Notícias

Transporte escolar é condenado por esquecer criança de 4 anos dentro de veículo

09/010/2019 DIREITO CÍVEL

Após o ocorrido, um funcionário do transporte escolar afirmou ter deixado o menino no portão da escola, o que foi refutado pela diretora, que estava no local durante a entrada dos alunos.
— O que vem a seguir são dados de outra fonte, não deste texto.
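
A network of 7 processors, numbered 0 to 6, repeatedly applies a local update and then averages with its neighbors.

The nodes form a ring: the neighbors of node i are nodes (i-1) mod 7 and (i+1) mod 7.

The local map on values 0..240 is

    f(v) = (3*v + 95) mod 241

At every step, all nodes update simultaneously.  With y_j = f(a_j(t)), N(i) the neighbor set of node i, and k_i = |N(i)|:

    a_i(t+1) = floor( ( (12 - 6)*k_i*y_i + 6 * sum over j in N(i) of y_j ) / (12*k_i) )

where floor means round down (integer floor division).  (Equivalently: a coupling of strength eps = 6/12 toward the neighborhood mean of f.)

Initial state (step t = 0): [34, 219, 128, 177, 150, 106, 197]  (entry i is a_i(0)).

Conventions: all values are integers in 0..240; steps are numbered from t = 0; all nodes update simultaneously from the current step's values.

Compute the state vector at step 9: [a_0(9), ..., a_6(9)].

Simulating step by step:
t=0: [34, 219, 128, 177, 150, 106, 197]
t=1: [156, 123, 162, 147, 110, 152, 194]
t=2: [145, 156, 118, 97, 122, 129, 135]
t=3: [48, 104, 160, 179, 146, 59, 21]
t=4: [200, 166, 125, 111, 70, 67, 146]
t=5: [147, 166, 189, 166, 92, 56, 92]
t=6: [87, 114, 145, 133, 98, 76, 84]
t=7: [133, 138, 76, 55, 97, 104, 102]
t=8: [52, 37, 52, 66, 118, 159, 124]
t=9: [113, 108, 69, 80, 139, 153, 138]

Answer: [113, 108, 69, 80, 139, 153, 138]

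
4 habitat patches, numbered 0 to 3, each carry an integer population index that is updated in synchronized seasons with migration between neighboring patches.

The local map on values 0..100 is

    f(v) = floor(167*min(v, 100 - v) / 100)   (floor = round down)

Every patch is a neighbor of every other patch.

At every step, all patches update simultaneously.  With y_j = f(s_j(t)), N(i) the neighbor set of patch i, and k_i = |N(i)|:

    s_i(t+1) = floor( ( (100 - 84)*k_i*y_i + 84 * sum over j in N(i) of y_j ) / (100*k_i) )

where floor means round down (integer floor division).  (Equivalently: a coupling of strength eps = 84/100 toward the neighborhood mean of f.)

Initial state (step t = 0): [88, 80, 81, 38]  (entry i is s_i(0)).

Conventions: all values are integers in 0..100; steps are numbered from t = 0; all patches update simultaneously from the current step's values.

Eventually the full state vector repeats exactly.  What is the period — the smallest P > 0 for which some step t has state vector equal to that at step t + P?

Answer: 11
Key observation: The state at step 5, [75, 75, 75, 75], reappears at step 16 — and no state repeats earlier — so the cycle the system enters has period 11.

Derivation:
t=0: [88, 80, 81, 38]
t=1: [38, 37, 37, 33]
t=2: [59, 59, 59, 60]
t=3: [67, 67, 67, 67]
t=4: [55, 55, 55, 55]
t=5: [75, 75, 75, 75]
t=6: [41, 41, 41, 41]
t=7: [68, 68, 68, 68]
t=8: [53, 53, 53, 53]
t=9: [78, 78, 78, 78]
t=10: [36, 36, 36, 36]
t=11: [60, 60, 60, 60]
t=12: [66, 66, 66, 66]
t=13: [56, 56, 56, 56]
t=14: [73, 73, 73, 73]
t=15: [45, 45, 45, 45]
t=16: [75, 75, 75, 75]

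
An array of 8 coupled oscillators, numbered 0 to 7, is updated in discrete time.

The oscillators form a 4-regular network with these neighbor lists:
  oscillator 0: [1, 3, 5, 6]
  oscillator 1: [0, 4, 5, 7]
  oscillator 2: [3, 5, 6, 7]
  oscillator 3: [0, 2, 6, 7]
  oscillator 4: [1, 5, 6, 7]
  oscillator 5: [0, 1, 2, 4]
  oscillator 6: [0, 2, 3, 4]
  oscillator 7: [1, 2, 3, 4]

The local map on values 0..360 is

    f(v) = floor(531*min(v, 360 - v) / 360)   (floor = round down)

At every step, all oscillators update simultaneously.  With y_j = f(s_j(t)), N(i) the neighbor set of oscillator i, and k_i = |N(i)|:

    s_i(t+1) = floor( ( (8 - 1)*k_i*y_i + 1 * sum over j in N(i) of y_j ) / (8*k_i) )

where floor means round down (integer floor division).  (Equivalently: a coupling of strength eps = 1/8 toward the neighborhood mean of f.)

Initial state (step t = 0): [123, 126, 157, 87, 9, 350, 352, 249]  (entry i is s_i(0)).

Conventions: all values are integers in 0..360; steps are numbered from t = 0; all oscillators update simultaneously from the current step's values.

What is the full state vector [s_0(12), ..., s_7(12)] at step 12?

Answer: [247, 232, 168, 165, 257, 224, 256, 250]

Derivation:
t=0: [123, 126, 157, 87, 9, 350, 352, 249]
t=1: [168, 173, 212, 130, 23, 31, 26, 160]
t=2: [232, 240, 206, 190, 46, 62, 54, 228]
t=3: [183, 171, 217, 240, 75, 100, 92, 192]
t=4: [250, 244, 205, 181, 120, 154, 141, 239]
t=5: [168, 172, 226, 255, 179, 221, 207, 182]
t=6: [242, 251, 198, 163, 260, 209, 223, 256]
t=7: [178, 161, 233, 233, 151, 216, 201, 158]
t=8: [256, 236, 190, 192, 222, 213, 231, 229]
t=9: [159, 183, 245, 240, 202, 213, 192, 196]
t=10: [232, 257, 175, 182, 234, 217, 241, 237]
t=11: [189, 156, 251, 254, 184, 208, 181, 185]
t=12: [247, 232, 168, 165, 257, 224, 256, 250]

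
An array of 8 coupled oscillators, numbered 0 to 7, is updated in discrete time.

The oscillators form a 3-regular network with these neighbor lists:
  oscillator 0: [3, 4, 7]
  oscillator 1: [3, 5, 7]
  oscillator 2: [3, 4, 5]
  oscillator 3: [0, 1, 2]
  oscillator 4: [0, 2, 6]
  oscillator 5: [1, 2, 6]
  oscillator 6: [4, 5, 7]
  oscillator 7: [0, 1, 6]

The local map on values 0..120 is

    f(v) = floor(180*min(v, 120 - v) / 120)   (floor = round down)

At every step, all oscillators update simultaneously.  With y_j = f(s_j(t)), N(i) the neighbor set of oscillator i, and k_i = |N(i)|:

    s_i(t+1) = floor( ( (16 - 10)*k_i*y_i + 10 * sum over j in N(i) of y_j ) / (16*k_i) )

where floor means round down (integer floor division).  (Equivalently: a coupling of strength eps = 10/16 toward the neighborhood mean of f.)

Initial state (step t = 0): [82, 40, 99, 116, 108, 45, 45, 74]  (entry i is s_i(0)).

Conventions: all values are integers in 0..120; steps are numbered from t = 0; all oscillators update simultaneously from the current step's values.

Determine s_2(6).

Simulating step by step:
t=0: [82, 40, 99, 116, 108, 45, 45, 74]
t=1: [40, 52, 30, 33, 39, 58, 57, 64]
t=2: [62, 75, 57, 56, 61, 75, 79, 77]
t=3: [81, 69, 81, 81, 81, 69, 68, 68]
t=4: [62, 72, 61, 61, 62, 72, 73, 73]
t=5: [83, 74, 84, 84, 83, 74, 73, 73]
t=6: [57, 66, 57, 57, 57, 66, 66, 66]

Answer: s_2(6) = 57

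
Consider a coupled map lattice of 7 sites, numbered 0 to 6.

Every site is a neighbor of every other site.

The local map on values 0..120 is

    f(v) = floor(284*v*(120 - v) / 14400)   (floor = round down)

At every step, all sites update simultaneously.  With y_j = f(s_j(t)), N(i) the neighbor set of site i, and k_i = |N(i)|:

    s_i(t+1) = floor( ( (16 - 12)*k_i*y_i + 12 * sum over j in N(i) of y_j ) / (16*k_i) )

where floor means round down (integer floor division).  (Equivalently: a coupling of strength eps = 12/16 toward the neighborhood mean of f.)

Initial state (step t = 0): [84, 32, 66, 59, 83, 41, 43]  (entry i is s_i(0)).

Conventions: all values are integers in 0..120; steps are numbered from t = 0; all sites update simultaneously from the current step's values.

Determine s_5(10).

Answer: s_5(10) = 69

Derivation:
t=0: [84, 32, 66, 59, 83, 41, 43]
t=1: [62, 62, 64, 64, 62, 63, 63]
t=2: [70, 70, 70, 70, 70, 70, 70]
t=3: [69, 69, 69, 69, 69, 69, 69]
t=4: [69, 69, 69, 69, 69, 69, 69]
t=5: [69, 69, 69, 69, 69, 69, 69]
t=6: [69, 69, 69, 69, 69, 69, 69]
t=7: [69, 69, 69, 69, 69, 69, 69]
t=8: [69, 69, 69, 69, 69, 69, 69]
t=9: [69, 69, 69, 69, 69, 69, 69]
t=10: [69, 69, 69, 69, 69, 69, 69]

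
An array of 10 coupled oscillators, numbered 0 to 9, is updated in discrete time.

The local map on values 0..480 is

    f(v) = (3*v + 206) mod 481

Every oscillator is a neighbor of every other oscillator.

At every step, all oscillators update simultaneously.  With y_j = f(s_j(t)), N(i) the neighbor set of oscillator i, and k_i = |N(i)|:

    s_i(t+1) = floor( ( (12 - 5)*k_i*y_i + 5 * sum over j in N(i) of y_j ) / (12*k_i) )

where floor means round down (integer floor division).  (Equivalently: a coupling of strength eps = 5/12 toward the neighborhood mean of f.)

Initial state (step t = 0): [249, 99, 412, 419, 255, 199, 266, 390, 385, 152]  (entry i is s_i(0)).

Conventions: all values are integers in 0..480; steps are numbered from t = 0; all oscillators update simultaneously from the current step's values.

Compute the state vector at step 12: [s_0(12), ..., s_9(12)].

Answer: [139, 285, 122, 165, 325, 114, 190, 313, 346, 292]

Derivation:
t=0: [249, 99, 412, 419, 255, 199, 266, 390, 385, 152]
t=1: [362, 121, 367, 120, 114, 282, 131, 331, 323, 206]
t=2: [265, 135, 273, 134, 124, 137, 152, 215, 203, 272]
t=3: [92, 140, 104, 139, 123, 144, 168, 269, 250, 103]
t=4: [63, 141, 83, 139, 113, 147, 186, 90, 318, 81]
t=5: [340, 208, 372, 204, 162, 217, 280, 384, 234, 369]
t=6: [287, 333, 339, 327, 259, 347, 191, 358, 375, 334]
t=7: [166, 240, 249, 230, 121, 262, 269, 280, 307, 241]
t=8: [231, 351, 365, 334, 159, 128, 139, 157, 200, 352]
t=9: [343, 278, 301, 251, 227, 177, 195, 224, 293, 280]
t=10: [264, 160, 197, 374, 336, 255, 284, 331, 184, 163]
t=11: [112, 203, 262, 289, 228, 97, 144, 220, 241, 207]
t=12: [139, 285, 122, 165, 325, 114, 190, 313, 346, 292]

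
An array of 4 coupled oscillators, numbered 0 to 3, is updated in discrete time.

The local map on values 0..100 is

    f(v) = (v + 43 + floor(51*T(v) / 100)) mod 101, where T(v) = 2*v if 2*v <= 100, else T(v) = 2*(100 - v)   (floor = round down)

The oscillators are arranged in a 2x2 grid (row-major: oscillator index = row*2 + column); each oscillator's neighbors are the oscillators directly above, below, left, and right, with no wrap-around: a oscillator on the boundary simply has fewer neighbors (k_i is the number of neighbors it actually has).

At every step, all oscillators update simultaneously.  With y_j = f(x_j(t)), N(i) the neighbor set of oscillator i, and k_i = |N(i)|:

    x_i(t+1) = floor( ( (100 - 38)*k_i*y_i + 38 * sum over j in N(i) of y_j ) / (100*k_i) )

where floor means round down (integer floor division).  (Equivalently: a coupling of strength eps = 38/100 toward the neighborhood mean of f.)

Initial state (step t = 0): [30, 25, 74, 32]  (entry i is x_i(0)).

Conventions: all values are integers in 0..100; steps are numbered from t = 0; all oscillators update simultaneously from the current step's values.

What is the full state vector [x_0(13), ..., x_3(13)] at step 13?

Answer: [42, 41, 42, 40]

Derivation:
t=0: [30, 25, 74, 32]
t=1: [26, 59, 27, 29]
t=2: [85, 44, 78, 26]
t=3: [39, 44, 52, 72]
t=4: [26, 30, 37, 39]
t=5: [62, 23, 31, 15]
t=6: [43, 77, 24, 62]
t=7: [42, 39, 69, 51]
t=8: [27, 25, 38, 37]
t=9: [81, 79, 32, 31]
t=10: [35, 34, 12, 11]
t=11: [22, 20, 56, 54]
t=12: [77, 75, 50, 49]
t=13: [42, 41, 42, 40]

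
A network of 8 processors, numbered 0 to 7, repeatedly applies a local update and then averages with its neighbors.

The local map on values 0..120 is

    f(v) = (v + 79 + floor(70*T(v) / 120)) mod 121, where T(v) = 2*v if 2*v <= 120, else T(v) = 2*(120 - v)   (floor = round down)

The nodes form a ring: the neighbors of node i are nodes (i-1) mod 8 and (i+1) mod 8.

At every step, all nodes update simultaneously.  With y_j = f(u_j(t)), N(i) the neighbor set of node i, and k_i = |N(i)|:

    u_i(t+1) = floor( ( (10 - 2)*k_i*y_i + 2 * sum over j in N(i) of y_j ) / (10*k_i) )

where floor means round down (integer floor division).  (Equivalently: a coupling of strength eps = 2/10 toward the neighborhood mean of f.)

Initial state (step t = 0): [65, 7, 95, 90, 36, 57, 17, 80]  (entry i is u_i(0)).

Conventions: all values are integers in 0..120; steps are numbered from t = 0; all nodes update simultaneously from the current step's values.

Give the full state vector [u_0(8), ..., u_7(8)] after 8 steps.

Simulating step by step:
t=0: [65, 7, 95, 90, 36, 57, 17, 80]
t=1: [87, 92, 83, 78, 45, 79, 108, 87]
t=2: [82, 82, 83, 81, 60, 80, 80, 82]
t=3: [84, 84, 84, 84, 87, 84, 84, 84]
t=4: [84, 84, 84, 83, 83, 83, 84, 84]
t=5: [84, 84, 84, 84, 84, 84, 84, 84]
t=6: [84, 84, 84, 84, 84, 84, 84, 84]
t=7: [84, 84, 84, 84, 84, 84, 84, 84]
t=8: [84, 84, 84, 84, 84, 84, 84, 84]

Answer: [84, 84, 84, 84, 84, 84, 84, 84]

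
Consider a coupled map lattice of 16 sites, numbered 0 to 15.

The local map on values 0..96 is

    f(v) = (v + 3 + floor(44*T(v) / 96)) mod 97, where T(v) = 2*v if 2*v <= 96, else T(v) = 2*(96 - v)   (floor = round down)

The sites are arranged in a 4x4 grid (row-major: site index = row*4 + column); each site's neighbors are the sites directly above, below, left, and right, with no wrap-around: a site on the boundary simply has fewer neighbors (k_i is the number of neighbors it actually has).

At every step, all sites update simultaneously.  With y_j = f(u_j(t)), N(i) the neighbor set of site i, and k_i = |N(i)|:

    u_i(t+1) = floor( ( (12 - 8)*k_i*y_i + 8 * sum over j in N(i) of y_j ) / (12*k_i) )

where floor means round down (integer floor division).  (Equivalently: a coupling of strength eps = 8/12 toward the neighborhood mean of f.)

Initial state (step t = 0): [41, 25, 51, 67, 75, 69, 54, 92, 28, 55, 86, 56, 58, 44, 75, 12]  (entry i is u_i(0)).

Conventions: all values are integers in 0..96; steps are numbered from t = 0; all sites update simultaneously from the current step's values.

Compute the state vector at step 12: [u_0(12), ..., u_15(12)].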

Uma criança, representada pelos pais, deve receber R$10 mil em indenização após ter sido esquecida no interior do veículo que a levava para escola. Após sair pela janela, o menino foi encontrado andando pela rua e levado até uma delegacia. A decisão é da 1ª Vara Cível de Serra/ES.

De acordo com o autor, que tinha quatro anos, ele foi entregue ao responsável do transporte escolar para ser levado à escola. Naquele dia, no entanto, sequer chegou a descer do veículo, que seguiu para o estacionamento. Segundo ele, o responsável pelo transporte não teria verificado se o automóvel estava vazio e, por isso, o autor acabou ficando preso em seu interior.

O requerente contou que, após sentir medo e chorar, conseguiu sair por uma das janelas do veículo. Ele teria atravessado o pátio e, como o estacionamento era aberto, caminhou pela rua na tentativa de encontrar sua casa. O autor teria ficado vagando pelas ruas até ser localizado por uma senhora, que o levou para uma delegacia.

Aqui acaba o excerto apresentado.